- From: Martin Duerst <duerst@w3.org>
- Date: Fri, 19 Nov 2004 15:11:03 +0900
- To: dc <deepak.rathore@gmail.com>, www-international@w3.org
At 14:10 04/11/19, dc wrote: > >hi all, > >In windows, non ascii data is treated as unicode( wide char) ucs-2/ >utf-16. for eg filename That's true for Windows NT/2000/XP, internally and for the 'wide-character' APIs. As far as I understand, it's not true internally, although I guess Windows 98 exposes filenames as UCS-2/UTF-16 for those 'wide-character' APIs available on that system. All MS Windows systems still expose file names in the local (often not really correctly called "ANSI") encoding for the old (bytestring-oriented) APIs. This shows up when running software written for both unix and windows using these APIs. A typical example would be a cvs client on Windows. >how does unix systems treat ??????? Unix treats them as bytes. It has no idea about what the encoding is. Each user/process can choose an encoding by setting (the encoding component) of a locale.
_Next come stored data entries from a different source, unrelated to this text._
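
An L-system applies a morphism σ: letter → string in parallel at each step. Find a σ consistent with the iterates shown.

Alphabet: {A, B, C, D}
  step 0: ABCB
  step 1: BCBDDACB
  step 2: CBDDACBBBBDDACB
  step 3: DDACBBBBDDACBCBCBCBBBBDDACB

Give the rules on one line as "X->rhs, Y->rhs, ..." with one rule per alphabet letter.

A->B, B->CB, C->DDA, D->B

  step 2 ⇒ step 3: CBDDACBBBBDDACB ⇒ DDA·CB·B·B·B·DDA·CB·CB·CB·CB·B·B·B·DDA·CB
    A ↦ B
    B ↦ CB
    C ↦ DDA
    D ↦ B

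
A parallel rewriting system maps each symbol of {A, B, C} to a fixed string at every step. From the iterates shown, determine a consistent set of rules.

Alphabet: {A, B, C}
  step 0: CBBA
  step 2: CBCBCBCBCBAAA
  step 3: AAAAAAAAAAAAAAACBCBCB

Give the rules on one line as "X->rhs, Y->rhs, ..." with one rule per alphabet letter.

A->CB, B->AA, C->A

  step 2 ⇒ step 3: CBCBCBCBCBAAA ⇒ A·AA·A·AA·A·AA·A·AA·A·AA·CB·CB·CB
    A ↦ CB
    B ↦ AA
    C ↦ A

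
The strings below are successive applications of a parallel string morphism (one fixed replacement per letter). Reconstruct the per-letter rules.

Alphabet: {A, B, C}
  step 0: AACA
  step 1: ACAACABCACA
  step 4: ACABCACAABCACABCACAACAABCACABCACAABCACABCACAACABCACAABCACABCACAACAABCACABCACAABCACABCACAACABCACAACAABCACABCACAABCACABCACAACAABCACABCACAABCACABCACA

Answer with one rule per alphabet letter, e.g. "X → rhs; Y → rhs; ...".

A->ACA, B->A, C->BC

  step 0 ⇒ step 1: AACA ⇒ ACA·ACA·BC·ACA
    A ↦ ACA
    C ↦ BC
    B ↦ A  (constrained at step 1)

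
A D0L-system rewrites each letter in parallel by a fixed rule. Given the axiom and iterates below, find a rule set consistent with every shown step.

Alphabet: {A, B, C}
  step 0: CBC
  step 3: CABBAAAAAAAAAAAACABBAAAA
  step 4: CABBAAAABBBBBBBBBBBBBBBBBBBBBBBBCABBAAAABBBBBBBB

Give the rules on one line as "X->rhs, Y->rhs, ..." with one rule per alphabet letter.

A->BB, B->AA, C->CA

  step 3 ⇒ step 4: CABBAAAAAAAAAAAACABBAAAA ⇒ CA·BB·AA·AA·BB·BB·BB·BB·BB·BB·BB·BB·BB·BB·BB·BB·CA·BB·AA·AA·BB·BB·BB·BB
    A ↦ BB
    B ↦ AA
    C ↦ CA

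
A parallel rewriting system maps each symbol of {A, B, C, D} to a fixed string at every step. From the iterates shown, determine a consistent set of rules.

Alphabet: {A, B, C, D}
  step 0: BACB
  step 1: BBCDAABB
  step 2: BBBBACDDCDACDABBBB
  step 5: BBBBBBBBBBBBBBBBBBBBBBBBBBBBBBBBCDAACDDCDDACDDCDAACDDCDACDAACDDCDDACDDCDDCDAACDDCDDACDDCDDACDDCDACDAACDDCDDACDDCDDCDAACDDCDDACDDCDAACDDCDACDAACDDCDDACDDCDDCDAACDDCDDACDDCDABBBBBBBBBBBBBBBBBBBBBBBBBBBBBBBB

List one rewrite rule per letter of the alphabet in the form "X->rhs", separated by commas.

  step 1 ⇒ step 2: BBCDAABB ⇒ BB·BB·A·CDD·CDA·CDA·BB·BB
    A ↦ CDA
    B ↦ BB
    C ↦ A
    D ↦ CDD

A->CDA, B->BB, C->A, D->CDD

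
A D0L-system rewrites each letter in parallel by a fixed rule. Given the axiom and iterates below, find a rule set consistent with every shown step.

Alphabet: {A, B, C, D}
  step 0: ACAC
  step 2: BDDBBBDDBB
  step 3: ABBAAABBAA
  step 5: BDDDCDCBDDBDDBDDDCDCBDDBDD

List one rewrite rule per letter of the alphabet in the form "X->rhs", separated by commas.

A->DC, B->A, C->DD, D->B

  step 2 ⇒ step 3: BDDBBBDDBB ⇒ A·B·B·A·A·A·B·B·A·A
    B ↦ A
    D ↦ B
    A ↦ DC  (constrained at step 0)
    C ↦ DD  (constrained at step 0)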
In the old days, that was fine; everybody in Japan on Unix machines was using EUC-JP, and nobody else was seeing these file names. In a networked world, that's no longer the case at all, so this model doesn't really work anymore, but it's still in wide use. The tendency (although slow) today is to move towards using UTF-8 for encoding file names. This works quite well in many cases. But it needs concious decisions, setup, and a bit of user education. On Macs, I'm not sure what's used internally, but on the Unix side of Mac OS X, filenames are exposed as UTF-8. The problem on the Mac is with normalization; in most cases (as far as I understand except Korean), filenames are decomposed. Depending on the interface used, that may or may not show up, similar to how differences in case handling between Windows and Unix systems may or may not show up. Regards, Martin.
Received on Friday, 19 November 2004 13:39:52 UTC